Miodrag Nikolić

Personal information
- Born: 22 August 1938 Belgrade, Kingdom of Yugoslavia
- Died: 17 February 2005 (aged 66)
- Nationality: Serbian
- Listed height: 1.88 m (6 ft 2 in)
- Listed weight: 83 kg (183 lb)

Career information
- NBA draft: 1960: undrafted
- Playing career: 1954–1970
- Number: 3, 15

Career history

Playing
- 1954–1957: Radnički Belgrade
- 1957–1967: OKK Beograd
- 1967–1968: Altınordu
- 1968–1970: ITU Istanbul

Coaching
- 1979–1980: Crvena zvezda (assistant)

Career highlights
- As player: FIBA European Selection (1964); 4× Yugoslav League champion (1958, 1960, 1963, 1964); Turkish League champion (1970); 2× Yugoslav Cup winner (1960, 1962); 2× Turkish Cup winner (1968, 1969);

= Miodrag Nikolić =

Serbian basketball player and coach

Miodrag "Sija" Nikolić (Миодрaг "Сија" Николић; 22 August 1938 – 17 February 2005) was a Serbian professional basketball player and coach. He represented the Yugoslavia national basketball team internationally.

== Playing career ==
Nikolić played for OKK Beograd, during their so-called, "Golden Era", in the late 1950s, and the first half of the 1960s, in the Yugoslav First League. Some of his teammates were Radivoj Korać, Slobodan Gordić, Bogomir Rajković, Trajko Rajković, and Milorad Erkić. OKK Beograd's head coaches during that time were Borislav Stanković and Aleksandar Nikolić, and the club's Sports Director was Radomir Šaper. In that period, they won four Yugoslav League championships, and two Yugoslav Cups. During the 1965 Yugoslav League season, Nikolić got injured, at a home game against AŠK Olimpija, and he missed the rest of the season.

After recovering from the injury, Nikolić went to Turkey, where he played for Altınordu Izmir and ITU Istanbul, in the Turkish Super League.
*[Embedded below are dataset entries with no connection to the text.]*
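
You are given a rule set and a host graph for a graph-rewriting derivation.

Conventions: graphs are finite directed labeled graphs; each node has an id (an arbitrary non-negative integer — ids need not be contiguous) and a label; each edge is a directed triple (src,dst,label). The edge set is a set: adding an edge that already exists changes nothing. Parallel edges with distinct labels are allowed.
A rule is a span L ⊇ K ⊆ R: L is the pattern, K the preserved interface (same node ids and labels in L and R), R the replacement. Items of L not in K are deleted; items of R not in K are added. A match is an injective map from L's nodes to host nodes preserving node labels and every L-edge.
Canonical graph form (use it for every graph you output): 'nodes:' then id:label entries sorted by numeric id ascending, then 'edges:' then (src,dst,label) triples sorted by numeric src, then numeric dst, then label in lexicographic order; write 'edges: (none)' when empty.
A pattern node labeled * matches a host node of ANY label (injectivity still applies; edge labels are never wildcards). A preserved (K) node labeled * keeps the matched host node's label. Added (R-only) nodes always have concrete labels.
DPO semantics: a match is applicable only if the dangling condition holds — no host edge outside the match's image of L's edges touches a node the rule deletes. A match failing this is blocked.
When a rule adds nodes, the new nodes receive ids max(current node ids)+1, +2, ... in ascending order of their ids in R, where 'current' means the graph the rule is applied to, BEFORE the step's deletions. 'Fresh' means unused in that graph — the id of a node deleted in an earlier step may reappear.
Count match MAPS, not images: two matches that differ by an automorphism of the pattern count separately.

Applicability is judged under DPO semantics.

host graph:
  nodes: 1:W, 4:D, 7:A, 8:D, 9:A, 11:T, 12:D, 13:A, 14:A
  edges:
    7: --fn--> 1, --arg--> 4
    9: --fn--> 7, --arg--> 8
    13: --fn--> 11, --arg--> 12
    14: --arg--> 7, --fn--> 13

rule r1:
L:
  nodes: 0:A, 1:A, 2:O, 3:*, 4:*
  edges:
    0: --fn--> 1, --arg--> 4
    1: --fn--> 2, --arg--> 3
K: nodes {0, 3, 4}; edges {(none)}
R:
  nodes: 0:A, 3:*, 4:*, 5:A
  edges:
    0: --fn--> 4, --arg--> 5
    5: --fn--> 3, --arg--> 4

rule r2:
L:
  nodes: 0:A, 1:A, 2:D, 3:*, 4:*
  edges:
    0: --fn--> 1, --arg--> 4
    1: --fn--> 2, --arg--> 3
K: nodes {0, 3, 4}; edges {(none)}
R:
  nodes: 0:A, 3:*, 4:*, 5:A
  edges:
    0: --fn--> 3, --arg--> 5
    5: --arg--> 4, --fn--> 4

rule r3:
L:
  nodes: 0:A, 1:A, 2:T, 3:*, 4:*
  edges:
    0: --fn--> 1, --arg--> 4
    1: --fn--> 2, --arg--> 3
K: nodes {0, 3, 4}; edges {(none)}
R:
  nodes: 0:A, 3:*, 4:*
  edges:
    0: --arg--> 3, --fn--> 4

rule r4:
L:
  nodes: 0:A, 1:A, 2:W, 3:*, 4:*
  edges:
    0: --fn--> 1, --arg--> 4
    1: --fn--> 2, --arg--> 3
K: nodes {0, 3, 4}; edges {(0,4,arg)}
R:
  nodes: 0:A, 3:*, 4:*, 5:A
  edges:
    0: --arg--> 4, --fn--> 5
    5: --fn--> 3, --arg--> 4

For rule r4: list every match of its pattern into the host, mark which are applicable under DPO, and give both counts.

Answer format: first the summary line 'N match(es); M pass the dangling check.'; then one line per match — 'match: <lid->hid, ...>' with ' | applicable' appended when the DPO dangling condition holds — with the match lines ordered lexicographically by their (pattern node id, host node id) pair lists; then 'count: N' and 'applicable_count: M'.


1 match(es); 0 pass the dangling check.
match: 0->9, 1->7, 2->1, 3->4, 4->8
count: 1
applicable_count: 0


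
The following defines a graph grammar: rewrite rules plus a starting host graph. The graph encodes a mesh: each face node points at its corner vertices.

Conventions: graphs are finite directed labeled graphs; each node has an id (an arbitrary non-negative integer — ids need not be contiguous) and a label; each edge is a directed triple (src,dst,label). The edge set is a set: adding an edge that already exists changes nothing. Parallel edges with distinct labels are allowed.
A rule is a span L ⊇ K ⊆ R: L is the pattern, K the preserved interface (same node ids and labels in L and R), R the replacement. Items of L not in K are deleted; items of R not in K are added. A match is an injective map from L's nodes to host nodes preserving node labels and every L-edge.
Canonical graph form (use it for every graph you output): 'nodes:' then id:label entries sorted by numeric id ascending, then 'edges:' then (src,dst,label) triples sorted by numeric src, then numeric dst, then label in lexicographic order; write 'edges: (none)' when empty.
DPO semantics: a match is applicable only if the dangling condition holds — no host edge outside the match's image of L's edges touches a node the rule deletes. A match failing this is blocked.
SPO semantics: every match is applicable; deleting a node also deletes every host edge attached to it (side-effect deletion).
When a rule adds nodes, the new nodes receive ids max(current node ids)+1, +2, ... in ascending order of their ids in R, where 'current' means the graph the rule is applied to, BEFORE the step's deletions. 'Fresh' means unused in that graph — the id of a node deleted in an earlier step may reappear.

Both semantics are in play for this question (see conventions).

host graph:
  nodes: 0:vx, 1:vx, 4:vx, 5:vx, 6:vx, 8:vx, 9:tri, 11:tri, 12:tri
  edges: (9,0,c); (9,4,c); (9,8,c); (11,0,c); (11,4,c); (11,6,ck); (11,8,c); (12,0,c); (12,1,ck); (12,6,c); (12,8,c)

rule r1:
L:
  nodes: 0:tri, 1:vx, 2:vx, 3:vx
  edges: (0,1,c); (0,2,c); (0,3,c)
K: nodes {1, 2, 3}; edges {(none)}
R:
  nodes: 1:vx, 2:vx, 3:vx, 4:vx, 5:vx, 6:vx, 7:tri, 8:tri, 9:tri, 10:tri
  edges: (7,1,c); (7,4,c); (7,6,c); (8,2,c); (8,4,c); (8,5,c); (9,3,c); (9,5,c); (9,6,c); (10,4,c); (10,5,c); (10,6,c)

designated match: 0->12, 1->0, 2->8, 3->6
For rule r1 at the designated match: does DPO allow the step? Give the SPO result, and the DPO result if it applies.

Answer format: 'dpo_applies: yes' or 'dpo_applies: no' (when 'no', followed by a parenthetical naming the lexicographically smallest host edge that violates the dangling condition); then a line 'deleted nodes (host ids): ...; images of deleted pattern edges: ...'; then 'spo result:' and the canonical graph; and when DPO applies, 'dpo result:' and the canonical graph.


dpo_applies: no
(the rule deletes node 12, which keeps host edge (12,1,ck) outside the match image — the dangling condition fails, DPO blocks; SPO proceeds and side-deletes such edges)
deleted nodes (host ids): 12; images of deleted pattern edges: (12,0,c); (12,6,c); (12,8,c)
spo result:
nodes: 0:vx, 1:vx, 4:vx, 5:vx, 6:vx, 8:vx, 9:tri, 11:tri, 13:vx, 14:vx, 15:vx, 16:tri, 17:tri, 18:tri, 19:tri
edges: (9,0,c); (9,4,c); (9,8,c); (11,0,c); (11,4,c); (11,6,ck); (11,8,c); (16,0,c); (16,13,c); (16,15,c); (17,8,c); (17,13,c); (17,14,c); (18,6,c); (18,14,c); (18,15,c); (19,13,c); (19,14,c); (19,15,c)


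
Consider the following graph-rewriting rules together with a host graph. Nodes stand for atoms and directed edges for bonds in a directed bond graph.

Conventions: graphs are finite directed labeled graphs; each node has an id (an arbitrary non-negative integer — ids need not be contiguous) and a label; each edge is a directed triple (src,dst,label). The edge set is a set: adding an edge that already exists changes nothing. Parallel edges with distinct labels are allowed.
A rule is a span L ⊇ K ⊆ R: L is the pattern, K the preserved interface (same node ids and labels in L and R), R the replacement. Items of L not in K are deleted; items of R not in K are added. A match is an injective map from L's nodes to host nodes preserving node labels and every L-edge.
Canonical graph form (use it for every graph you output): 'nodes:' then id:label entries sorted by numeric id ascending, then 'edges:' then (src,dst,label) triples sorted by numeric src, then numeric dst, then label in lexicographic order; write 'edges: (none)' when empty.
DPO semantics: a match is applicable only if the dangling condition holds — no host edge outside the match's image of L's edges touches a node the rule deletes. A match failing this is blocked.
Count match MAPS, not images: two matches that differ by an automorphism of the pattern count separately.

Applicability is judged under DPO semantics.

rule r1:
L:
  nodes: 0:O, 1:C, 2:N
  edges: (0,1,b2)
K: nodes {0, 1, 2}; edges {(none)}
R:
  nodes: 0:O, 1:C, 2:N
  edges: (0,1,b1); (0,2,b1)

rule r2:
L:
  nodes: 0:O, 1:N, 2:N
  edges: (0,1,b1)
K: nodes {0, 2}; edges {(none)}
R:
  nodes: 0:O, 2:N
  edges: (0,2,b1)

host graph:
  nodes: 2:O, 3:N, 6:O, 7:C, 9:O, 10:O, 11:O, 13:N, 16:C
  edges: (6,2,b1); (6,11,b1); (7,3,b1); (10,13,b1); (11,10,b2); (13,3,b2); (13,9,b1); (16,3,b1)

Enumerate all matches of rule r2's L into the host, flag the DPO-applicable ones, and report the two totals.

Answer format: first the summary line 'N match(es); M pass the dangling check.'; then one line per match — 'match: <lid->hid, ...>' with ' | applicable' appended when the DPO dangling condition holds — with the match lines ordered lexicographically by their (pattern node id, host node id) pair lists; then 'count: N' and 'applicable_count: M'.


1 match(es); 0 pass the dangling check.
match: 0->10, 1->13, 2->3
count: 1
applicable_count: 0


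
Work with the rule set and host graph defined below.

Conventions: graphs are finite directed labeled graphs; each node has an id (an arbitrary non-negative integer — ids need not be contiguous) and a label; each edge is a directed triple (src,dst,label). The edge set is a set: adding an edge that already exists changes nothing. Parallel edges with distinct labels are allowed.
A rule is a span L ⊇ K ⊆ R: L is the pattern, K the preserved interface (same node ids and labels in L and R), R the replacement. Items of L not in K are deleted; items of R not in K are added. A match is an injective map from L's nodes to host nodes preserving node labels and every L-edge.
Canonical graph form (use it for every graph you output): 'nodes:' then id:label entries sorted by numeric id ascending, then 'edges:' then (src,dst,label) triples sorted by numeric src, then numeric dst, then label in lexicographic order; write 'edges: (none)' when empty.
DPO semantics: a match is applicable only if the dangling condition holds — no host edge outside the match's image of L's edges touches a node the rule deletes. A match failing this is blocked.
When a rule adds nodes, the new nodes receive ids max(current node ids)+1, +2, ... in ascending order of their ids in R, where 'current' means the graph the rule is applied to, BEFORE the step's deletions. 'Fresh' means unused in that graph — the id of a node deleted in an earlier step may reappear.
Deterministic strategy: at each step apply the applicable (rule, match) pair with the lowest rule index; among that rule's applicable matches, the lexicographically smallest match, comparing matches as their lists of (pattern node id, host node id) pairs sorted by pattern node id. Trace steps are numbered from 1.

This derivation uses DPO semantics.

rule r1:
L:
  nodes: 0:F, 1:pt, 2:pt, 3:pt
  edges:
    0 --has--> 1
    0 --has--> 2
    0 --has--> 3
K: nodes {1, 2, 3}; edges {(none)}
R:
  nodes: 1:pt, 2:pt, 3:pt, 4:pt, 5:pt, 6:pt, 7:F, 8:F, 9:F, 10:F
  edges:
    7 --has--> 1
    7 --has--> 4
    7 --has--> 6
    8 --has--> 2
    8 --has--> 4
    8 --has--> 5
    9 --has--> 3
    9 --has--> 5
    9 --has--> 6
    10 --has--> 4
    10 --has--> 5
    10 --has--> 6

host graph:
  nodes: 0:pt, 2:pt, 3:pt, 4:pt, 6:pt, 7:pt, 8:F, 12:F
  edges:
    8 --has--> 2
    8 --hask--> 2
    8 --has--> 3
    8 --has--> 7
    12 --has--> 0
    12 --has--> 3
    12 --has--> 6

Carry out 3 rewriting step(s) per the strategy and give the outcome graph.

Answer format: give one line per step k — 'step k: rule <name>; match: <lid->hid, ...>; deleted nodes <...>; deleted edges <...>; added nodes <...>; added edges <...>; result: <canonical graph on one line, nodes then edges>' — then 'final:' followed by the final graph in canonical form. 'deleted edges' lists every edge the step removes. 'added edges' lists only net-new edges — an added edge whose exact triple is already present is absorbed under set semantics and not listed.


step 1: rule r1; match: 0->12, 1->0, 2->3, 3->6; deleted nodes 12; deleted edges (12,0,has); (12,3,has); (12,6,has); added nodes 13, 14, 15, 16, 17, 18, 19; added edges (16,0,has); (16,13,has); (16,15,has); (17,3,has); (17,13,has); (17,14,has); (18,6,has); (18,14,has); (18,15,has); (19,13,has); (19,14,has); (19,15,has); result: nodes: 0:pt, 2:pt, 3:pt, 4:pt, 6:pt, 7:pt, 8:F, 13:pt, 14:pt, 15:pt, 16:F, 17:F, 18:F, 19:F edges: (8,2,has); (8,2,hask); (8,3,has); (8,7,has); (16,0,has); (16,13,has); (16,15,has); (17,3,has); (17,13,has); (17,14,has); (18,6,has); (18,14,has); (18,15,has); (19,13,has); (19,14,has); (19,15,has)
step 2: rule r1; match: 0->16, 1->0, 2->13, 3->15; deleted nodes 16; deleted edges (16,0,has); (16,13,has); (16,15,has); added nodes 20, 21, 22, 23, 24, 25, 26; added edges (23,0,has); (23,20,has); (23,22,has); (24,13,has); (24,20,has); (24,21,has); (25,15,has); (25,21,has); (25,22,has); (26,20,has); (26,21,has); (26,22,has); result: nodes: 0:pt, 2:pt, 3:pt, 4:pt, 6:pt, 7:pt, 8:F, 13:pt, 14:pt, 15:pt, 17:F, 18:F, 19:F, 20:pt, 21:pt, 22:pt, 23:F, 24:F, 25:F, 26:F edges: (8,2,has); (8,2,hask); (8,3,has); (8,7,has); (17,3,has); (17,13,has); (17,14,has); (18,6,has); (18,14,has); (18,15,has); (19,13,has); (19,14,has); (19,15,has); (23,0,has); (23,20,has); (23,22,has); (24,13,has); (24,20,has); (24,21,has); (25,15,has); (25,21,has); (25,22,has); (26,20,has); (26,21,has); (26,22,has)
step 3: rule r1; match: 0->17, 1->3, 2->13, 3->14; deleted nodes 17; deleted edges (17,3,has); (17,13,has); (17,14,has); added nodes 27, 28, 29, 30, 31, 32, 33; added edges (30,3,has); (30,27,has); (30,29,has); (31,13,has); (31,27,has); (31,28,has); (32,14,has); (32,28,has); (32,29,has); (33,27,has); (33,28,has); (33,29,has); result: nodes: 0:pt, 2:pt, 3:pt, 4:pt, 6:pt, 7:pt, 8:F, 13:pt, 14:pt, 15:pt, 18:F, 19:F, 20:pt, 21:pt, 22:pt, 23:F, 24:F, 25:F, 26:F, 27:pt, 28:pt, 29:pt, 30:F, 31:F, 32:F, 33:F edges: (8,2,has); (8,2,hask); (8,3,has); (8,7,has); (18,6,has); (18,14,has); (18,15,has); (19,13,has); (19,14,has); (19,15,has); (23,0,has); (23,20,has); (23,22,has); (24,13,has); (24,20,has); (24,21,has); (25,15,has); (25,21,has); (25,22,has); (26,20,has); (26,21,has); (26,22,has); (30,3,has); (30,27,has); (30,29,has); (31,13,has); (31,27,has); (31,28,has); (32,14,has); (32,28,has); (32,29,has); (33,27,has); (33,28,has); (33,29,has)
final:
nodes: 0:pt, 2:pt, 3:pt, 4:pt, 6:pt, 7:pt, 8:F, 13:pt, 14:pt, 15:pt, 18:F, 19:F, 20:pt, 21:pt, 22:pt, 23:F, 24:F, 25:F, 26:F, 27:pt, 28:pt, 29:pt, 30:F, 31:F, 32:F, 33:F
edges: (8,2,has); (8,2,hask); (8,3,has); (8,7,has); (18,6,has); (18,14,has); (18,15,has); (19,13,has); (19,14,has); (19,15,has); (23,0,has); (23,20,has); (23,22,has); (24,13,has); (24,20,has); (24,21,has); (25,15,has); (25,21,has); (25,22,has); (26,20,has); (26,21,has); (26,22,has); (30,3,has); (30,27,has); (30,29,has); (31,13,has); (31,27,has); (31,28,has); (32,14,has); (32,28,has); (32,29,has); (33,27,has); (33,28,has); (33,29,has)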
== National team career ==
Nikolić was a member of the Yugoslavian national basketball team from 1957 to 1964. He played at one FIBA World Cup (1963 in Brazil), and at four EuroBaskets (1957 in Bulgaria, 1959 in Turkey, 1961 in Yugoslavia, and 1963 in Poland). He also played at two Summer Olympics (1960 in Rome, and 1964 in Tokyo). Nikolić won a silver medal at the 1963 FIBA World Championship, as well as a silver medal (1961) and one bronze (1963) at the EuroBasket. He also won a gold medal at the 1959 Mediterranean Games, in Lebanon.

== Coaching career ==
During his coaching career, Nikolić was the head coach of the senior national teams of Qatar, Bahrain, and Kuwait.

==Career achievements ==
- Yugoslav League champion: 4 (with OKK Beograd: 1958, 1960, 1963 and 1964).
- Turkish Super League champion: 1 (with ITU Istanbul: 1969–70).
- Yugoslav Cup winner: 2 (with OKK Beograd: 1960, 1962).
- Turkish Cup winner: 2 (with Altınordu: 1968; with ITU Istanbul: 1969).